Последнее время желание поесть нормальной человеческой еды натыкается то на нехватку фондов времени на готовку, то на нежелание есть. Хочется готовить. Но сил на это нет. А желание еды последнее время выливается в желание роллов с огурцом и сырой рыбы... Чего нехватает кошке, которая жрет полиэтилен? Правильно, мозгов.
Ничего не останется от нас, нам останемся может быть только мы...
Я честно не буду бегать по потолку. Паника - самый плохой советчик и помощник. Но вот как от нее избавиться? Конь пришел, и даже прилег. Может он уже валяться начнет? Должен, во всяком случае. Что же мне страшно-то так? И ведь не так много всего. Называется - оглянись. И устыдись. Да, стыдно, но от этого не менее страшно. Очень страшно разочаровать. Особенно...
Надо лечить нервы и паранойю. А то слышатся мне всякие интонации, которых человек явно в виду не имел... А я себя потом накручиваю.
Ничего не останется от нас, нам останемся может быть только мы...

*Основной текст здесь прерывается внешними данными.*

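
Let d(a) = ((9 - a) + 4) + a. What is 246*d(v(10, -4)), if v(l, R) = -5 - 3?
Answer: 3198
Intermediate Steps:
v(l, R) = -8
d(a) = 13 (d(a) = (13 - a) + a = 13)
246*d(v(10, -4)) = 246*13 = 3198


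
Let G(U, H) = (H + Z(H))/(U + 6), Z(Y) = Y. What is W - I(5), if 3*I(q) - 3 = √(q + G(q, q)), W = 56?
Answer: 55 - √715/33 ≈ 54.190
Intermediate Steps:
G(U, H) = 2*H/(6 + U) (G(U, H) = (H + H)/(U + 6) = (2*H)/(6 + U) = 2*H/(6 + U))
I(q) = 1 + √(q + 2*q/(6 + q))/3
W - I(5) = 56 - (1 + √(5*(8 + 5)/(6 + 5))/3) = 56 - (1 + √(5*13/11)/3) = 56 - (1 + √(5*(1/11)*13)/3) = 56 - (1 + √(65/11)/3) = 56 - (1 + (√715/11)/3) = 56 - (1 + √715/33) = 56 + (-1 - √715/33) = 55 - √715/33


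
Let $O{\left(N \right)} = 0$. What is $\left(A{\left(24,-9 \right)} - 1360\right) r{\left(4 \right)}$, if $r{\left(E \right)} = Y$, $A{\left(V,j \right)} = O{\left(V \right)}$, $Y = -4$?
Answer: $5440$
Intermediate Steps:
$A{\left(V,j \right)} = 0$
$r{\left(E \right)} = -4$
$\left(A{\left(24,-9 \right)} - 1360\right) r{\left(4 \right)} = \left(0 - 1360\right) \left(-4\right) = \left(-1360\right) \left(-4\right) = 5440$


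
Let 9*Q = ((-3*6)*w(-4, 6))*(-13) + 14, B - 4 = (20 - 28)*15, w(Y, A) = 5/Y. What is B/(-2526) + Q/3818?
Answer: 1094167/28932804 ≈ 0.037818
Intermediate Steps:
B = -116 (B = 4 + (20 - 28)*15 = 4 - 8*15 = 4 - 120 = -116)
Q = -557/18 (Q = (((-3*6)*(5/(-4)))*(-13) + 14)/9 = (-90*(-1)/4*(-13) + 14)/9 = (-18*(-5/4)*(-13) + 14)/9 = ((45/2)*(-13) + 14)/9 = (-585/2 + 14)/9 = (⅑)*(-557/2) = -557/18 ≈ -30.944)
B/(-2526) + Q/3818 = -116/(-2526) - 557/18/3818 = -116*(-1/2526) - 557/18*1/3818 = 58/1263 - 557/68724 = 1094167/28932804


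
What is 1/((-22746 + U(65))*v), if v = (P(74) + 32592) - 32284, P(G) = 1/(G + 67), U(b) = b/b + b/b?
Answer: -141/987749176 ≈ -1.4275e-7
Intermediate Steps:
U(b) = 2 (U(b) = 1 + 1 = 2)
P(G) = 1/(67 + G)
v = 43429/141 (v = (1/(67 + 74) + 32592) - 32284 = (1/141 + 32592) - 32284 = 4595473/141 - 32284 = 43429/141 ≈ 308.01)
1/((-22746 + U(65))*v) = 1/((-22746 + 2)*(43429/141)) = (141/43429)/(-22744) = -1/22744*141/43429 = -141/987749176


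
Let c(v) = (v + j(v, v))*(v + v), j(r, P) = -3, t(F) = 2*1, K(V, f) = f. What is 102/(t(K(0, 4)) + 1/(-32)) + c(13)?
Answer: 6548/21 ≈ 311.81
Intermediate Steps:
t(F) = 2
c(v) = 2*v*(-3 + v) (c(v) = (v - 3)*(v + v) = (-3 + v)*(2*v) = 2*v*(-3 + v))
102/(t(K(0, 4)) + 1/(-32)) + c(13) = 102/(2 + 1/(-32)) + 2*13*(-3 + 13) = 102/(2 - 1/32) + 2*13*10 = 102/(63/32) + 260 = 102*(32/63) + 260 = 1088/21 + 260 = 6548/21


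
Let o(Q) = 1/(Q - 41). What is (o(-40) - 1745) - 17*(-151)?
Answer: 66581/81 ≈ 821.99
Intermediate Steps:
o(Q) = 1/(-41 + Q)
(o(-40) - 1745) - 17*(-151) = (1/(-41 - 40) - 1745) - 17*(-151) = (1/(-81) - 1745) + 2567 = (-1/81 - 1745) + 2567 = -141346/81 + 2567 = 66581/81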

Завершение дня было фееричным. Сумеречный парк, вино из горла (вот так захотелось, а не потому, что стаканов не было), настроение под "Сонного рыцаря" и "Терновник, дуб и ясень". И вусмерть грязные ботинки, ибо в колею провалилась. Да уж, свинка грязь найдет. И не только найдет, но и извазюкается. Хорошо погуляли. По старой, почти забытой традиции.
Ничего не останется от нас, нам останемся может быть только мы...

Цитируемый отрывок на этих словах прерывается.